The new leader of the California Assembly says he remains a supporter of the state’s expensive and controversial high-speed rail system. But that backing could soften over recent changes to the project that include running the first trains from the Valley to San Jose instead of his stomping grounds in Southern California.
“I’ve been a supporter of high-speed rail, a strong supporter of it, and I’ve seen today how important it is to Fresno,” Assembly Speaker Anthony Rendon, D-Paramount, told The Bee’s editorial board in a meeting Tuesday afternoon.
“But to be honest, last month when the new (rail) business plan came out, as a Southern Californian and an Assembly member from Los Angeles County, I was a bit surprised, and I have significant questions about it.”
Rendon, a Democrat, was joined at The Bee by Fresno Mayor Ashley Swearengin, a Republican. The pair set aside any obvious partisan differences and stressed the need to work collaboratively. Rendon was in Fresno to meet with Swearengin to learn about the city’s issues and needs, including education and economic development.
“It’s definitely in the city’s best interest to maintain a good relationship with the speaker’s office,” Swearengin said.
Rendon, who ascended to the speakership last month, said he was disappointed that he would not have much time to work with Swearengin before her term as mayor concludes at the end of this year.
Later in the day, Rendon expected to visit the campaign headquarters of Joaquin Arambula, a Democrat in Tuesday’s special election to fill the vacant 31st Assembly District seat.
Over the course of a 45-minute discussion with Bee editors, Rendon addressed California’s extensive needs in vital infrastructure including water, transportation and education – as well as the challenges in finding the funds necessary to make improvements. High-speed rail, he said, is one of those concerns.
“I’m still a supporter,” he said of the proposed 520-mile, $64 billion system that ultimately would connect San Francisco and Los Angeles with 220-mph, electric-powered passenger trains.
“But I want to make sure it’s done correctly. … I want to make sure it’s on time and on budget, and I want to make sure it has a ridership that’s significant enough to be worth the investment.”
Ridership, he added, is the focal point of his concern if the California High-Speed Rail Authority makes good on the proposal in its draft 2016 business plan to start initial operations of a system from north of Bakersfield to the Silicon Valley – a shorter and less-expensive route but a significant shift from earlier plans for the San Fernando Valley to be the initial destination for trains from the San Joaquin Valley.
The 2012 and 2014 editions of the authority’s business plans estimated the cost of a Merced-to-Burbank line at about $31 billion with operations to commence in 2022. But uncertainty over where the money would come from prompted the rail agency to change its focus in the 2016 plan, with an estimated price tag of $21 billion to reach San Jose and begin operations in 2025.

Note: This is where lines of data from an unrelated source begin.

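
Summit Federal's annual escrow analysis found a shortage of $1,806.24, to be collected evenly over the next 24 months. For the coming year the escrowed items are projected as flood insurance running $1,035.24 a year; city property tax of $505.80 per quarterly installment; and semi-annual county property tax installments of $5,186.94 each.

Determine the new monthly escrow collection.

$1,194.62

Flood insurance — $1,035.24
City property tax — $505.80 × 4 = $2,023.20
County property tax — $5,186.94 × 2 = $10,373.88
Annual escrow total = $13,432.32
Monthly = $13,432.32 / 12 = $1,119.36
Shortage spread = $1,806.24 / 24 = $75.26/mo
Adjusted monthly = $1,119.36 + $75.26 = $1,194.62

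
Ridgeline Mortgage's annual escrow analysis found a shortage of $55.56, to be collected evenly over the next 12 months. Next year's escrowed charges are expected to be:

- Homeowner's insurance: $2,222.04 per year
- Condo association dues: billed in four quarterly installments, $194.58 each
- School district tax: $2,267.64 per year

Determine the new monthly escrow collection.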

“I think … to a large extent, what we do in this state at the level of public policy, if not political questions, are certainly impacted by politics,” Rendon said, acknowledging the sharp divide in the Legislature between Democrats who dominate both the Assembly and state Senate and have largely supported the rail project, and Republicans who bitterly oppose it.
“The support of high-speed rail, since it was passed by voters, has decreased. We know that from every public opinion poll” regardless of whether those polls are politically driven or not, he said.
If the state’s largest urban areas in Southern California are not included in the first operational stage, Rendon added, “I’m worried that support will continue to decline and that will cause significant problems with the overall project.”
The bullet-train project, however, is just one big issue Rendon is focusing on since ascending to the speakership. California’s extensive infrastructure needs – especially water – also will command his attention.
Rendon was instrumental in the development of legislation that became Proposition 1, a ballot measure approved by voters in 2014 authorizing the sale of about $7.5 billion in bonds for water-storage projects across the state, potentially including a new dam on the San Joaquin River at Temperance Flat east of Fresno.
“We spent five years working on that bond,” he said, including holding a series of 18 hearings up and down the state over 14 months.
“Through those efforts, we allocated $7.2 billion, which by my estimate is somewhere between 7 and 10 percent of our water infrastructure needs in California,” he said. “It’s staggering when you think of all the effort we put into it and how little it covers.”
Rendon noted that the state’s aging systems for moving water “were largely created by a federal government … dedicated to big projects that today would cost tens of billions, if not hundreds of billions of dollars.”
“We don’t have that,” he added. “Regardless of your politics, we don’t have a federal government that’s engaged at that level anymore. We’re going to have to figure things out within the state. … The short answer is, yeah, we need to make more investments in water.”
But, he added, “you can make similar arguments for huge investments in schools, similar arguments for investments in transportation. So we have a general infrastructure problem in California. Water is part of that reality.”
“How we prioritize (those needs) is something that the Legislature and future governors need to figure out.”